A key goal, thus, for Flint, is to have all of its lead-tainted service lines replaced by the end of next year—something vital to restoring trust in its leaders—but a massive challenge, which will require excavation of some 18,313 galvanized or lead pipes—an effort for which the finish line is set for late next year—a fiscal and physical challenge which Flint officials have hailed as the most ambitious timeline to replace pipes in the nation (a similar program in the state capitol of Lansing took 12 years).
Science & Governance, & Trust. Despite all, city residents are still advised against using Flint’s tap water even though testing has shown lead levels have receded below federal action standards for about two years: experts have recommended against letting residents resume drinking Flint’s tap water until after all of the corrosion-weakened lead and iron water service lines are replaced. In an intergovernmental fiscal and physical crisis which led Michigan Attorney General Bill Schuette to file criminal charges against members of Gov. Rick Snyder’s administration, including involuntary manslaughter, and water regulators with the state’s Department of Environmental Quality; two state impose emergency managers appointed by Gov. Snyder have also been criminally charged. That is, the city’s water crisis has led to political trust erosion and an increased lack of trust of government officials and even water quality experts that some Flint officials said may take a generation or two to fix.

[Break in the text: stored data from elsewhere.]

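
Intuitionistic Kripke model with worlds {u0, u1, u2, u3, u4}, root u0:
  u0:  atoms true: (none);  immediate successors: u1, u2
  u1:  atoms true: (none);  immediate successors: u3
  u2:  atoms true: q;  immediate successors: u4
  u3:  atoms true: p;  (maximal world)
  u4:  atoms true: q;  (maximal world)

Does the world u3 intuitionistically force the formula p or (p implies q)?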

One of the most critical persons to alleviating the severe threat to the city’s children, Virginia Tech water expert Marc Edwards, described the pipe excavation and replacement as a “monumental achievement for the city of Flint and state of Michigan,” adding: “That said, it is unrealistic to expect that achieving this milestone will win hearts, minds, or trust.” That was a comment with which Mayor Weaver concurred: “Since 2014 the residents have struggled with…not being able to trust the water and the government, understandably.”